Cet accord de RTT est le premier signé en France dans une entreprise d’armement d’Etat. Sa signature a été facilitée par une nouvelle loi, la loi Robien, qui permet à une entreprise en difficulté de réduire le temps de travail pour éviter les suppressions d’emplois, en accord avec les syndicats. La réussite de cette négociation était importante tant pour les ouvriers concernés que pour l’ensemble de l’entreprise elle-même, grandement déficitaire depuis plusieurs années. Mais en plus, l’enjeu est aussi national car cet accord ouvre la voie à la signature d’autres accords de ce type dans d’autres entreprises d’armement ou dans d’autres secteurs d’activité (bancaire par exemple).

Le nombre d’heures passé dans la négociation et le fait que seulement quatre des cinq syndicats aient signé montre qu’elle n’a pas toujours été facile... Un particularisme du syndicalisme français est d’être morcelé en plusieurs organisations souvent calquées sur le système des partis politiques et représentant plutôt l’une ou l’autre des catégories sociales (ouvriers, techniciens, cadres). Pour GIAT-Industries, sur la moitié du personnel environ qui est syndiqué, la CGT représente 45%, la CFDT 35%, et FO et la CGC 10% chacun. "Globalement, on peut dire qu’il y a deux types de syndicalisme dans l’entreprise, dit André Golliard, délégué central CFDT : le premier d’opposition et de dénonciation systématiques représenté par la CGT, qui conduit à des attitudesextrémistes telles que la séquestration de directions, la profération de menaces, etc. Le second, plus réaliste, est un syndicalisme de construction et de propositions priorisant le social sans oublier l’économique. C’est ce type de syndicalisme que développe la CFDT, mais aussi FO et CFTC). La CGC défend plutôt les intérêts des personnels d’encadrement." Depuis quelques années on constate la radicalisation de ces deux tendances qui s’affrontent au travers de débats parfois houleux.

Commentario

"Le parti pris de la solidarité" : c’est le slogan du syndicat CFDT de GIAT-Industries. Un slogan qui se veut dynamique et dynamisant pour des salariés qui sont très inquiets pour leur avenir. Le moral n’est pas très bon en effet alors que l’entreprise en est à son quatrième plan social, que ses effectifs ont diminué d’un quart en 10 ans et qu’elle continue à être déficitaire ! La signature de cet accord est la démonstration de l’engagement de ce syndicat.

Pour autant, tout n’est pas résolu. Les difficultés de GIAT-Industries sont grandes et d’autres solutions sont à inventer.

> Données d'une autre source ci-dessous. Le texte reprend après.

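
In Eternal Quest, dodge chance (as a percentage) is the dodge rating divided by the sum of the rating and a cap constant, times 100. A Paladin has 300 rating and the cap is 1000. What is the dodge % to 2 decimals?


dodge% = 300 / (300 + 1000) * 100
= 300 / 1300 * 100
= 0.230769 * 100
= 23.08%

23.08%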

Tout d’abord, et en supposant que le plan de charge de l’entreprise soit maintenu, le bénéfice de la RTT sera nul s’il n’est pas suivi d’une nouvelle organisation du travail : il faudra changer des habitudes, faire un effort de formation, gagner en compétitivité...

Les différents statuts des personnels ne sont pas non plus un facteur facilitant l’évolution : certains sont fonctionnaires, d’autres salariés d’Etat, et d’autres encore sous contrat. Pour les premiers, leur emploi est garanti par l’Etat au sein d’une administration. Il est prévu de reclasser 500 personnels de GIAT-Industries auprès d’administrations voisines. Un travail important reste à mener au niveau interministériel pour atténuer les contraintes de mobilité de ces personnels. Pour les seconds, leur statut les attache à l’entreprise sans pouvoir en changer... Pour les troisièmes, leur contrat est semblable à tout contrat de l’industrie privée. Il est évident que les salariés des deux premiers statuts, et surtout du deuxième, sont très attachés à conserver leurs avantages, attitude d’autant plus négative au moment où l’entreprise est en crise.

Enfin, quelques idées de diversifications existent, il convient de leur prêter le maximum d’attention, même si quelques tentatives précédentes n’ont pas abouti (produits existants déjà sur le marché, coûts trop élevés face à la concurrence privée, etc.).

Notas

Entretien avec André Golliard, délégué syndical central CFDT GIAT-Industries.